Barbosa foi crucificado num domingo de julho de 50, mas acredito que ele ressuscita quando um goleiro vence no futebol brasileiro que ainda depois de décadas continua dando mais oportunidades e prestígio a goleiros brancos.

BARBOSA, O INJUSTIÇADO

por Israel Cayo Campos


Hoje a minha humilde homenagem é para Moacir Barbosa do Nascimento. O goleiro Barbosa da Seleção brasileira e do Vasco da Gama. Seis vezes campeão carioca pelo time de São Januário (1945, 1947, 1949, 1950, 1952 e 1958), campeão do Campeonato Sul-Americano de clubes em 1948 com o “Expresso da vitória” do Vasco da Gama, que dominou o futebol carioca nos anos 1940 e início dos anos 1950.

Pela seleção brasileira, Barbosa também foi campeão Sul-Americano de seleções pelo Brasil em 1949, um título que o Brasil só conquistaria novamente quarenta anos depois, em 1989 com o início da geração Bebeto e Romário. Além dos títulos da Copa Roca em 1945 e duas Copas Rio Branco em 1947 e 1950.

No entanto, Barbosa ficou eternamente marcado pela falha que teria cometido no quadrangular final do mundial de 1950. Quando o jogo final contra os uruguaios estava empatado em 1 a 1 (resultado que daria o primeiro título mundial para os brasileiros em pleno Maracanã), Barbosa acabou aceitando um chute cruzado do atacante Alcides Ghiggia na mesma trave esquerda em que estava posicionado.

O gol selou o bicampeonato mundial uruguaio naquilo que ficou conhecido até hoje como o “Maracanazo”. E como uma terrível maldição, também selou o destino de Barbosa, que após aquela fatídica tarde de 16 de julho foi estigmatizado como o único culpado pela derrota brasileira.


Mesmo tendo sido o melhor goleiro daquele campeonato mundial, o fatídico lance o estigmatizou profundamente. Como ele mesmo explicara depois, Ghiggia iria cruzar a bola para Schiaffino, da mesma maneira que havia ocorrido o gol de empate uruguaio minutos antes, e ao perceber a jogada repetida, Barbosa deu um pequeno passo para a direita, o que ele não contava é que o cruzamento virasse um chute (proposital ou por pura sorte não se sabe!) e a bola tenha entrado exatamente no pequeno espaço entre ele e a trave.
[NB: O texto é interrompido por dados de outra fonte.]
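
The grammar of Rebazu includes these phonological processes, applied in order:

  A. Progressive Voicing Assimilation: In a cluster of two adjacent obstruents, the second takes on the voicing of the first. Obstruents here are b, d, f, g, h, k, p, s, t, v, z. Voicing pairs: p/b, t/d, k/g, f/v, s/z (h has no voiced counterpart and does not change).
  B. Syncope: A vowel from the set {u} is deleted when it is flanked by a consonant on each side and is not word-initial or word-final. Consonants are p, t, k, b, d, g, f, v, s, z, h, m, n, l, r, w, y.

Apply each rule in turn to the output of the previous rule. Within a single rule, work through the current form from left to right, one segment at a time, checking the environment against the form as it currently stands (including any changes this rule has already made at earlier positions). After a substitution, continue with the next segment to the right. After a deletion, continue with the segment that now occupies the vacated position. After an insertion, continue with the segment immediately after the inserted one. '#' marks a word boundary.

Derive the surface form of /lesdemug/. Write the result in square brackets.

[lestemg]

A Progressive Voicing Assimilation: [lesdemug] → [lestemug]
B Syncope: [lestemug] → [lestemg]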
Apesar de ter continuado sua carreira após o Mundial do Brasil, Barbosa teve poucas chances na seleção, e passou a sofrer hostilidades principalmente dos torcedores rivais do Vasco da Gama. O fato de ser negro contribuiu para crenças racistas de que um afrodescendente no gol traria azar ao Brasil.

Não à toa, só depois de 56 anos, outro goleiro negro defendeu a meta brasileira em uma Copa do Mundo, Dida, já em 2006. Nesse hiato de tempo, nenhum goleiro negro jogara uma Copa do Mundo pela seleção brasileira como titular!

Barbosa encerrou sua carreira no pequeno Campo Grande do Rio de Janeiro em 1962, e em seguida passou a trabalhar na Suderj como funcionário do Maracanã. E mesmo o Brasil a àquela altura já sendo bicampeão mundial de futebol, o estigma de Barbosa continuou a persegui-lo. Uma vez relatou com muito pesar, apesar da fala humilde que possuía, que dentro de um mercado, ouvia uma mãe dizer para o filho enquanto lhe apontava o dedo: “Aquele homem ali fez o Brasil chorar”.

Próximo a Copa do Mundo de 1994, outro caso muito triste lhe ocorreu. ele fora proibido de entrar na Granja Comary, onde estava a Seleção Brasileira que conquistaria nos Estados Unidos o tetracampeonato mundial meses depois.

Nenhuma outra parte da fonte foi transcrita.